The most recent entry in the growing timeline of security weirdness from Apple came earlier this week when the company summarily terminated researcher Charlie MIller from the Apple iOS Developer Program. The action came after news stories revealed that Miller had succeeded in placing an app in the iTunes App Store that was used to demonstrate a vulnerability he had identified in iOS. The flaw allowed him to bypass Apple’s restriction on unsigned code running on iOS devices and enabled him to take arbitrary actions on the device, including reading the contact list. He reported the vulnerability to Apple on Oct. 14.
Although Miller went through the proper app store process, submitting it for review and approval, the app had a hidden capability that enabled it to call home to Miller’s Web server and download the unsigned code. Once word got out about Miller’s app, Apple pulled it from the store and then sent the researcher a letter telling him that he was barred from the developer program for a year for violating the program’s terms of service.
There’s no disputing that Miller did in fact violate the terms of service, something he freely admits, and Apple certainly had every right to take the action it did, heavy-handed as it was. But the problem is that the company could have just as easily handled the matter by telling Miller it didn’t appreciate the way he’d gotten the app into the store, warned him not to do it again, and moved along. But that’s not the way that Apple does things when it comes to security. It goes the other way.

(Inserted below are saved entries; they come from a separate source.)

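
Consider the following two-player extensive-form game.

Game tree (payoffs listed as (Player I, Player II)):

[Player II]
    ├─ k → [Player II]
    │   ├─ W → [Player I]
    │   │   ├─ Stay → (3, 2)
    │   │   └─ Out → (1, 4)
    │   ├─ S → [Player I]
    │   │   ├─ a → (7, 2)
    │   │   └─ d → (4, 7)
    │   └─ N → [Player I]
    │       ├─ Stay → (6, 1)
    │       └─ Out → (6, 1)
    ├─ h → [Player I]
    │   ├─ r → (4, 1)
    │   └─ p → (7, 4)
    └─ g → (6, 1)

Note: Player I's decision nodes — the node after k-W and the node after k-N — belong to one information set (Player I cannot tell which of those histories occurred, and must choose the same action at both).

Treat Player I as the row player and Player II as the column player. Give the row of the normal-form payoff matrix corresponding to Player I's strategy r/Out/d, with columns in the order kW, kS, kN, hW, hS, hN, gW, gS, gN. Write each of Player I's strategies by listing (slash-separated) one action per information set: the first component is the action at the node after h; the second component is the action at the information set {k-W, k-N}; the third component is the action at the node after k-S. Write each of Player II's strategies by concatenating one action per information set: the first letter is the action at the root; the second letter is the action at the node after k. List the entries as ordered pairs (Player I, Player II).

(1,4) (4,7) (6,1) (4,1) (4,1) (4,1) (6,1) (6,1) (6,1)

vs kW: Player II plays k → Player II plays W at [k] → Player I plays Out at [k-W] → (1, 4)
vs kS: Player II plays k → Player II plays S at [k] → Player I plays d at [k-S] → (4, 7)
vs kN: Player II plays k → Player II plays N at [k] → Player I plays Out at [k-N] → (6, 1)
vs hW: Player II plays h → Player I plays r at [h] → (4, 1)
vs hS: Player II plays h → Player I plays r at [h] → (4, 1)
vs hN: Player II plays h → Player I plays r at [h] → (4, 1)
vs gW: Player II plays g → (6, 1)
vs gS: Player II plays g → (6, 1)
vs gN: Player II plays g → (6, 1)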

One reason for that is the company’s reliance on its control of the iTunes App Store, and by extension, the software that runs on iPhones and iPads, for the security of those devices. Apple’s policy of reviewing every app before it’s approved for inclusion in the app store is designed to ensure, at least in part, that no malicious or compromised apps wind up on users’ devices. What Miller demonstrated wasn’t just that there is a serious flaw in iOS, but also that the app-review process itself is likely flawed.

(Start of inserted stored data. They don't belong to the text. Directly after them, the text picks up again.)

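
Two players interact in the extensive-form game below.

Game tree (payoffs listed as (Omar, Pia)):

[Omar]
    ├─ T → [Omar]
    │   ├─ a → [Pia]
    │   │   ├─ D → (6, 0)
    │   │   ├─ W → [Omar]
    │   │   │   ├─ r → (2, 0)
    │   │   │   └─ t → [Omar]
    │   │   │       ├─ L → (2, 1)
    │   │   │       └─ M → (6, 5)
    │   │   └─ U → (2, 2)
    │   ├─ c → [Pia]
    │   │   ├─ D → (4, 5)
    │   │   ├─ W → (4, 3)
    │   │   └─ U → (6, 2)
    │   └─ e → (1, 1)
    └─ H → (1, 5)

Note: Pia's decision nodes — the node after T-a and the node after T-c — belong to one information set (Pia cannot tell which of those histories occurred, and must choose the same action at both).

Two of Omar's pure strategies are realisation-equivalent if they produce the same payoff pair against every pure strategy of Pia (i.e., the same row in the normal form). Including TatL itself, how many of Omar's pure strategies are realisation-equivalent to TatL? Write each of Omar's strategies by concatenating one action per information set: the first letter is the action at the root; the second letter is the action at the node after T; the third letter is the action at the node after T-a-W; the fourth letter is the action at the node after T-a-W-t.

1

Row for TatL (columns D, W, U): (6,0) (2,1) (2,2).
Every one of Omar's information sets is on the play path for some reply by Pia when Omar follows TatL.
Changing the action at any of them therefore changes at least one column, so only TatL itself gives this row.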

Reviewing the apps before approval is the right idea and it’s served the company well thus far, but the huge number of apps submitted by developers every day makes it impractical, if not impossible, for Apple to review them manually. That means automation and it means that the process needs to move quickly, so things may slip through. The process is still light years ahead of what’s in place for the Android Market, which has seen a number of malware-laced apps get through, as well as proof-of-concept apps submitted by security researchers.
It’s fairly simple to construct an argument that Apple is giving the proper attention to the security of its products. The app-review process is a major plus, as is the requirement that all of the software running on iOS devices be signed. The iPhone has had a sandbox included in its operating system for some time now, and recently Apple informed developers that any app submitted to the Mac App Store must be sandboxed, as well, starting in March 2012.

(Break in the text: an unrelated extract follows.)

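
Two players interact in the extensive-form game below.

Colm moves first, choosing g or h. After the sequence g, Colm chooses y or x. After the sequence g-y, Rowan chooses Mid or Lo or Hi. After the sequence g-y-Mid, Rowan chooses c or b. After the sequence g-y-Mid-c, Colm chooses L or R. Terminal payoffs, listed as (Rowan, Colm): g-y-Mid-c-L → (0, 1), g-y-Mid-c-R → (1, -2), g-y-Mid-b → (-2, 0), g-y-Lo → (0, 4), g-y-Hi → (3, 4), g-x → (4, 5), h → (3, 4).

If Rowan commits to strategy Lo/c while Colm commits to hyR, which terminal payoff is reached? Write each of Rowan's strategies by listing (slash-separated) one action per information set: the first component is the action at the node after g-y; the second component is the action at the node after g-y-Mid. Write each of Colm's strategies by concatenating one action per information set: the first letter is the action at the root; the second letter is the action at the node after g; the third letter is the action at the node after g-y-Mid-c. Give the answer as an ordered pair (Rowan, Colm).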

But it’s also pretty easy to construct an argument that Apple has a long way to go on security. The company maintains total silence on vulnerabilities in its software, even when they’re already publicly known. It continues to patch products on an ad hoc basis, issuing fixes whenever it suits them rather than moving to a regular schedule as many major vendors have. And Apple holds itself apart from the rest of the industry in many ways. It’s not part of SAFECode or any of the other software security initiatives, and its engineers and security specialists don’t do much public speaking on security topics.
Some of this is superficial stuff, but it all matters. It adds up. Even the way that the company handled the flap with Miller isn’t necessarily all that important when viewed in isolation. Lots of software companies treat researchers badly, or with outright hostility. But it suggests a kind of indifference on some level for the way that customers and others outside of Cupertino view the company’s security practices. Instead of pushing people away, Apple should be listening to what they have to say, inviting their feedback. Maybe that will change sometime soon, but the available evidence doesn’t support that conclusion.